# Projeto - Mineração de Texto e Web
## Residência Engenharia e Ciência de dados - Samsung/UFPE

### Lucas Couri - lncc2
### Mariama Oliveira - mcso

## Carregando Dados

In [1]:
#Imports
import string
import nltk
from nltk.corpus import stopwords
import pandas as pd
# from sklearn.model_selection import train_test_split
from sklearn.ensemble import RandomForestClassifier
from sklearn.metrics import accuracy_score
from sklearn.metrics import classification_report
from sklearn.metrics import confusion_matrix
from sklearn.metrics import accuracy_score, precision_score, f1_score
from sklearn.cluster import KMeans
from sklearn.metrics import pairwise_distances
from sklearn.metrics import pairwise_distances_argmin_min
from scipy.sparse import csr_matrix
from scipy.cluster.vq import vq

import numpy as np
import tensorflow as tf
#from keras.datasets import mnist
from tensorflow.keras import Sequential
from tensorflow.keras.layers import Dense, Dropout, Embedding, LSTM, Conv2D, Input
from sklearn.feature_extraction.text import CountVectorizer
import matplotlib.pyplot as plt

import dataset_split 
import networks
import bert
import rm_forest

In [2]:
df = pd.read_csv("reviews_v2.csv")
df = df[df["reviews"].notna()]

## Pré-processamento (com e sem stemming)

In [3]:
#Global variables
other_punctuation = '—“”'  
stop_words = stopwords.words('portuguese')
stop_words.append('’')
stemmer = nltk.stem.RSLPStemmer()


#Function that removes punctuation 
def remove_punctuation(text):
    punctuation_free_doc = "".join([i for i in text if i not in string.punctuation+other_punctuation])
    return punctuation_free_doc


def remove_stopwords(list_words):
    filtered_words = [word for word in list_words if word not in stop_words]
    return filtered_words


def do_stemming(list_words):
    stem_text = [stemmer.stem(word) for word in list_words]
    return stem_text


def pre_process(doc, basic_processing = False, no_stopwords = False, stemming = False):

    final_doc = doc
    
    ## print(final_doc)

    if basic_processing == True:
        
        final_doc = remove_punctuation(doc)
        final_doc = final_doc.lower()

    final_doc = nltk.word_tokenize(final_doc)

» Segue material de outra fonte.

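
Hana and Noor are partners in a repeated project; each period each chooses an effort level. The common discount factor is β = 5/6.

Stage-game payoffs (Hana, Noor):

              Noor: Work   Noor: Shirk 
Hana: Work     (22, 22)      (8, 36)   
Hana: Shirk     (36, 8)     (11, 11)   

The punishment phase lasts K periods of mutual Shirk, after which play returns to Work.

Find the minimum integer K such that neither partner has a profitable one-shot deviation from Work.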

    if no_stopwords == True:
        final_doc = remove_stopwords(final_doc)    

    if stemming == True:
        final_doc = do_stemming(final_doc)

    return final_doc

def pre_process_all(df, pre_processing_list):

    for param, index in zip(pre_processing_list, range(len(pre_processing_list))):
        
        df[f"reviews_pipeline_{index}"] = df["reviews"].apply(lambda x: pre_process(x, **param))

    return df

pre_processing_list = [
    {"basic_processing": True, "no_stopwords": True, "stemming": False},
    {"basic_processing": True, "no_stopwords": True, "stemming": True}]

df_pp = pre_process_all(df, pre_processing_list)

## Definindo classe

In [4]:
df_pp["class"] = df_pp["stars"].apply(lambda x : 1 if x >=4 else 0)

## Divisão Train, Validation e Test

In [5]:
#Unbalanced dataset
X_train, X_valid, X_test, y_train, y_valid, y_test = dataset_split.split_data(df_pp)

#Balanced dataset
X_train_b, X_valid_b, X_test_b, y_train_b, y_valid_b, y_test_b = dataset_split.split_data(df_pp, True)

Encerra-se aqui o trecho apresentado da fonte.